Adsorption of Eu(III) on titanate nanotubes studied by a combination of batch and EXAFS technique

Abstract

The effects of pH, contact time and natural organic ligands on radionuclide Eu(III) adsorption and mechanism on titanate nanotubes (TNTs) are studied by a combination of batch and extended X-ray absorption fine structure (EXAFS) techniques.

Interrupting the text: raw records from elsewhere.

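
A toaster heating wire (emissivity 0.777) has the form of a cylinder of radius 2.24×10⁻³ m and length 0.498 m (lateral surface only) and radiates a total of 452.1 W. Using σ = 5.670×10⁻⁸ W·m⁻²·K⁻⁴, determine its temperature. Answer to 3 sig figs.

T ≈ 1.10×10³ K

Lateral area A = 2πrL = 2π×2.24×10⁻³×0.498 = 7.00902×10⁻³ m².
P = εσAT⁴ ⇒ T = (P/(εσA))^(1/4) = (452.1/(0.777×5.670×10⁻⁸×7.00902×10⁻³))^(1/4) = 1.10×10³ K.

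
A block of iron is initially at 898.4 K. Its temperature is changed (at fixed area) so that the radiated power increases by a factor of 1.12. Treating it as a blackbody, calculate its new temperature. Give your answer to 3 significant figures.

T₂ ≈ 924 K

P ∝ T⁴, so T₂/T₁ = (P₂/P₁)^(1/4) = (1.12)^(1/4) = 1.02874.
T₂ = 898.4 × 1.02874 = 924 K.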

Macroscopic measurements show that the adsorption is ionic strength dependent at pH 6.0. The presence of humic acid (HA) / fulvic acid (FA) increases Eu(III) adsorption on TNTs at low pH, but reduces Eu(III) adsorption at high pH. The results of EXAFS analysis indicate that Eu(III) adsorption on TNTs is dominated by outer-sphere surface complexation at pH 6.0. At pH < 6.0, Eu(III) consists of ∼ 9 O atoms at R Eu-O ≈ 2.40 A in the first coordination sphere, and a decrease in NEu-O with increasing pH indicates the introduction of more asymmetry in the first sphere of adsorbed Eu(III). At long contact time or high pH values, the Eu(III) consists of ∼2 Eu at R Eu-Eu ≈ 3.60 A and ∼ 1 Ti at R Eu-Ti ≈ 4.40 A, indicating the formation of inner-sphere surface complexation, surface precipitation or surface polymers. Surface adsorbed HA/FA on TNTs modifies the species of adsorbed Eu(III) as well as the local atomic structures of adsorbed Eu(III) on HA/FA-TNT hybrids. Adsorbed Eu(III) on HA/FA-TNT hybrids forms both ligand-bridging ternary surface complexes (Eu-HA/FA-TNTs) as well as surface complexes in which Eu(III) remains directly bound to TNT surface hydroxyl groups (i.e., binary Eu-TNTs or Eu-bridging ternary surface complexes (HA/FA-Eu-TNTs)). The findings in this work are important to describe Eu(III) interaction with nanomaterials at molecular level and will help to improve the understanding of Eu(III) physicochemical behavior in the natural environment.